If the competition doesn’t get you, then perhaps the general economic malaise will. For example, estate agents are facing lower and lower levels of activity, and the knock on effect in conveyancing is expected to be just as drastic.
In the traditionally ‘sexy’ area of transaction work, deal volumes are down, with most corporate financiers expecting the remainder of 2009 being very challenging indeed, unless you have clients with petrodollars in their pockets. Maybe now is just the time to head for that holiday in Dubai that you have always promised yourself.
Faced with threats such as those noted above, working capital management is going to be key. More than ever before in the recent past it is going to be important to get work done expeditiously, send the fee notes to the clients and then collect in the debts due.
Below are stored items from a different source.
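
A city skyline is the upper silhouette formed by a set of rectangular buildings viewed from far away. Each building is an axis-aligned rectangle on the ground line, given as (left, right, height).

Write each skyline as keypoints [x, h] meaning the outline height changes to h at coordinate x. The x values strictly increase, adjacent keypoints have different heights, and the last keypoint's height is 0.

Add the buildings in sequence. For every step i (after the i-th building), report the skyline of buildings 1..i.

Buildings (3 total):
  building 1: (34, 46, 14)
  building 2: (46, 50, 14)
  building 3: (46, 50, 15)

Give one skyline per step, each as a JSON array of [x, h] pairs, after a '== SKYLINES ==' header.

== SKYLINES ==
[[34,14],[46,0]]
[[34,14],[50,0]]
[[34,14],[46,15],[50,0]]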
Beyond this, whether you are a partner, an LLP member or a director of a corporate entity, you should be looking very closely at what your management reporting systems are telling you. Traditionally, summary financial information has been focused on fees less salaries paid to employees with a further deduction for other overheads. But this can lead to a false picture.
Some firms are choosing to put in notional figures for certain items, just so they can look at their firms on a more commercial footing and reach a judgement on the underlying profits or, in an increasing number of cases, losses that they face. Firms with an eye on this now include notional figures for salaries to equity partners, rent for office space and interest, including interest on partners’ capital.
Why do this? If the property is owned by the partners, then why include notional rent. If there is no provision for interest on capital, why include such a figure. Even if such adjustments are considered, isn’t it all academic as equity partners or their equivalents in LLPs or limited companies will get the appropriation of profits due to them. This might be regarded as fair comment, but relying on the same shape of firm for the future, whether it is planning for good times or bad, shows a degree of complacency.
When the management information charts are showing growth and prosperity there may be no temptation for change, but when the financial data then goes in the opposite direction, their true worth is often challenged. A phrase that will be often heard in partners meetings if the financial turmoil continues, “If only we could have pre-empted this”.
Reviewing figures that have an in-built cushion to them i.e. no notional salaries for the owner managers, no notional rent and no notional return on capital, is fine so long as the cushion remains plumped up. It does not measure a firm’s commercial cost base and once the cushion is gone, where does a firm’s management turn to weather a financial storm. Usually it is inevitably to staff rationalisation – the euphemism for laying off those people it can with minimal cost or, worse still, making redundant people who have been loyal to the firm for many years.